The Russian computer dutifully translates the message into Russian, then sends the Russian language version back to the British computer.
The British computer runs it through its translating program, and prints out, "Invisible and insane."
---anonymous joke circulated heavily in the early days of computers, back when they filled a room, which had to be humidity, heat, and dust controlled.
She is driving Baby Blue Ram, her old beater of a pick-up, east on Highway 2. The windshield wipers intermittently bat at the spittings of snow decorating the glass.
"A hitchhiker? Mid November is no time to be out seeing the country on foot!" she thinks.
Never pick up a hitchhiker. They might turn out to be a serial killer, and you might turn into their next victim," her conscious niggles her.
"That jacket sure looks short. And a bit worn. It probably isn't much protection from that wind."
You're just an old softie. See a stray dog, and nothing will do but you have to bring it home, even though you KNOW how your father hates dogs!
"But, this is a human being, not a dog. He can't curl up in a snowbank with his tail protecting his nose (assuming the smattering builds up to a bank... it is too hard and cold a snow to create a comfortable drift.)"
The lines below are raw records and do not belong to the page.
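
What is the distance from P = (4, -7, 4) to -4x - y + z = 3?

distance = |a·x₀ + b·y₀ + c·z₀ - d| / √(a² + b² + c²)
  = |(-4)·4 + (-1)·(-7) + 1·4 - 3| / √((-4)² + (-1)² + 1²)
  = |-16 + 7 + 4 - 3| / √(16 + 1 + 1)
  = |-8| / √18
  = 8 / 4.243
  ≈ 1.886

1.886


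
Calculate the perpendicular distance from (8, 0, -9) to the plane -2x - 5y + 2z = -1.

distance = |a·x₀ + b·y₀ + c·z₀ - d| / √(a² + b² + c²)
  = |(-2)·8 + (-5)·0 + 2·(-9) - (-1)| / √((-2)² + (-5)² + 2²)
  = |-16 + 0 - 18 + 1| / √(4 + 25 + 4)
  = |-33| / √33
  = 33 / 5.745
  ≈ 5.745

5.745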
He's not even trying to hitch. He's just walking along.
Phew! Finally out of sight. "Out of sight; out of mind."
Translated into Russian and back into English as "Invisible and insane."
Rats! It is INSANE to be out walking along, not dressed for the weather, on a day like today. You have to live with yourself.
She slams on the brakes and does a U'ee right in the middle of a deserted flat stretch.